How does it inform practice?: It directly guides the development of individualized care plans, selection of therapeutic interventions, medication management decisions, and determination of the least restrictive environment for care. It's a dynamic tool, influencing ongoing treatment adjustments.
Mental State Examination and Mental Health Nursing
This section links the MSE directly to nursing practice as a fundamental assessment tool for registered nurses. It informs client-centred care and decision-making by:
Guiding care planning: Nurses use MSE findings to identify priority areas for intervention, set measurable goals, and develop strategies tailored to the individual's needs.
Ensuring patient safety: Regular MSEs allow nurses to continuously monitor and reassess risk factors (e.g., suicidality, aggression) and implement immediate safety measures.

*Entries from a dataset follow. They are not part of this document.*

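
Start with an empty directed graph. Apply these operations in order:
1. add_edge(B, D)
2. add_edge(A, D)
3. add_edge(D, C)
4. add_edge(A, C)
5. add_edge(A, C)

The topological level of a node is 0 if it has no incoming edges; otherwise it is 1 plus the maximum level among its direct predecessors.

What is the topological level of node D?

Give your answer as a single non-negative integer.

Answer: 1

Derivation:
Op 1: add_edge(B, D). Edges now: 1
Op 2: add_edge(A, D). Edges now: 2
Op 3: add_edge(D, C). Edges now: 3
Op 4: add_edge(A, C). Edges now: 4
Op 5: add_edge(A, C) (duplicate, no change). Edges now: 4
Compute levels (Kahn BFS):
  sources (in-degree 0): A, B
  process A: level=0
    A->C: in-degree(C)=1, level(C)>=1
    A->D: in-degree(D)=1, level(D)>=1
  process B: level=0
    B->D: in-degree(D)=0, level(D)=1, enqueue
  process D: level=1
    D->C: in-degree(C)=0, level(C)=2, enqueue
  process C: level=2
All levels: A:0, B:0, C:2, D:1
level(D) = 1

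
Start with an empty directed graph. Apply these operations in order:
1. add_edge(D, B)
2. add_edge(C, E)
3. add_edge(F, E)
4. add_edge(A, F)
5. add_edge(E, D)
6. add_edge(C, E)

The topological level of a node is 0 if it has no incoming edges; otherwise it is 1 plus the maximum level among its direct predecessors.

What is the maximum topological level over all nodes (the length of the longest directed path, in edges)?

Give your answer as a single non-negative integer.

Answer: 4

Derivation:
Op 1: add_edge(D, B). Edges now: 1
Op 2: add_edge(C, E). Edges now: 2
Op 3: add_edge(F, E). Edges now: 3
Op 4: add_edge(A, F). Edges now: 4
Op 5: add_edge(E, D). Edges now: 5
Op 6: add_edge(C, E) (duplicate, no change). Edges now: 5
Compute levels (Kahn BFS):
  sources (in-degree 0): A, C
  process A: level=0
    A->F: in-degree(F)=0, level(F)=1, enqueue
  process C: level=0
    C->E: in-degree(E)=1, level(E)>=1
  process F: level=1
    F->E: in-degree(E)=0, level(E)=2, enqueue
  process E: level=2
    E->D: in-degree(D)=0, level(D)=3, enqueue
  process D: level=3
    D->B: in-degree(B)=0, level(B)=4, enqueue
  process B: level=4
All levels: A:0, B:4, C:0, D:3, E:2, F:1
max level = 4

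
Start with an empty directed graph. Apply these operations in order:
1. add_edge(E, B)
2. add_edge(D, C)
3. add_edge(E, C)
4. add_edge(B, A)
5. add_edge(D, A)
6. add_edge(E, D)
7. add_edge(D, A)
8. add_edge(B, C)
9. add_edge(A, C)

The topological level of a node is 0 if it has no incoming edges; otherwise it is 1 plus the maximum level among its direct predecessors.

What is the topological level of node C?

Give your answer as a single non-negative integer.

Op 1: add_edge(E, B). Edges now: 1
Op 2: add_edge(D, C). Edges now: 2
Op 3: add_edge(E, C). Edges now: 3
Op 4: add_edge(B, A). Edges now: 4
Op 5: add_edge(D, A). Edges now: 5
Op 6: add_edge(E, D). Edges now: 6
Op 7: add_edge(D, A) (duplicate, no change). Edges now: 6
Op 8: add_edge(B, C). Edges now: 7
Op 9: add_edge(A, C). Edges now: 8
Compute levels (Kahn BFS):
  sources (in-degree 0): E
  process E: level=0
    E->B: in-degree(B)=0, level(B)=1, enqueue
    E->C: in-degree(C)=3, level(C)>=1
    E->D: in-degree(D)=0, level(D)=1, enqueue
  process B: level=1
    B->A: in-degree(A)=1, level(A)>=2
    B->C: in-degree(C)=2, level(C)>=2
  process D: level=1
    D->A: in-degree(A)=0, level(A)=2, enqueue
    D->C: in-degree(C)=1, level(C)>=2
  process A: level=2
    A->C: in-degree(C)=0, level(C)=3, enqueue
  process C: level=3
All levels: A:2, B:1, C:3, D:1, E:0
level(C) = 3

Answer: 3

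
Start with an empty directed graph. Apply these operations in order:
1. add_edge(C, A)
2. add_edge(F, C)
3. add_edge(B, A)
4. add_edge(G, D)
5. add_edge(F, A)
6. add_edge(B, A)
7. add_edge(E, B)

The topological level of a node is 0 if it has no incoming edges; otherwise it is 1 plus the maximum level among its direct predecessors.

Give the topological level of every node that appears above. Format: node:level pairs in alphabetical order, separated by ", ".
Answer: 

Answer: A:2, B:1, C:1, D:1, E:0, F:0, G:0

Derivation:
Op 1: add_edge(C, A). Edges now: 1
Op 2: add_edge(F, C). Edges now: 2
Op 3: add_edge(B, A). Edges now: 3
Op 4: add_edge(G, D). Edges now: 4
Op 5: add_edge(F, A). Edges now: 5
Op 6: add_edge(B, A) (duplicate, no change). Edges now: 5
Op 7: add_edge(E, B). Edges now: 6
Compute levels (Kahn BFS):
  sources (in-degree 0): E, F, G
  process E: level=0
    E->B: in-degree(B)=0, level(B)=1, enqueue
  process F: level=0
    F->A: in-degree(A)=2, level(A)>=1
    F->C: in-degree(C)=0, level(C)=1, enqueue
  process G: level=0
    G->D: in-degree(D)=0, level(D)=1, enqueue
  process B: level=1
    B->A: in-degree(A)=1, level(A)>=2
  process C: level=1
    C->A: in-degree(A)=0, level(A)=2, enqueue
  process D: level=1
  process A: level=2
All levels: A:2, B:1, C:1, D:1, E:0, F:0, G:0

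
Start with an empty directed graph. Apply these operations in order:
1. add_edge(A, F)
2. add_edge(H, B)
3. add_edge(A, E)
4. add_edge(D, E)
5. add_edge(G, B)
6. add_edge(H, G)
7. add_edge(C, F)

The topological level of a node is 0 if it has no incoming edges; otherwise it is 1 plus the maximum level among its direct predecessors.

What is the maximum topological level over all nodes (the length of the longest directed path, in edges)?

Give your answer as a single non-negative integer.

Answer: 2

Derivation:
Op 1: add_edge(A, F). Edges now: 1
Op 2: add_edge(H, B). Edges now: 2
Op 3: add_edge(A, E). Edges now: 3
Op 4: add_edge(D, E). Edges now: 4
Op 5: add_edge(G, B). Edges now: 5
Op 6: add_edge(H, G). Edges now: 6
Op 7: add_edge(C, F). Edges now: 7
Compute levels (Kahn BFS):
  sources (in-degree 0): A, C, D, H
  process A: level=0
    A->E: in-degree(E)=1, level(E)>=1
    A->F: in-degree(F)=1, level(F)>=1
  process C: level=0
    C->F: in-degree(F)=0, level(F)=1, enqueue
  process D: level=0
    D->E: in-degree(E)=0, level(E)=1, enqueue
  process H: level=0
    H->B: in-degree(B)=1, level(B)>=1
    H->G: in-degree(G)=0, level(G)=1, enqueue
  process F: level=1
  process E: level=1
  process G: level=1
    G->B: in-degree(B)=0, level(B)=2, enqueue
  process B: level=2
All levels: A:0, B:2, C:0, D:0, E:1, F:1, G:1, H:0
max level = 2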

Facilitating communication: The MSE provides a standardized language for interdisciplinary team members to communicate effectively about a client's mental state and progress.
Evaluating treatment effectiveness: Changes observed in successive MSEs help nurses and the team evaluate whether interventions are effective and adjust the care plan as necessary.
Advocacy: Enables nurses to advocate for appropriate resources and levels of care based on a precise understanding of the client's presentation.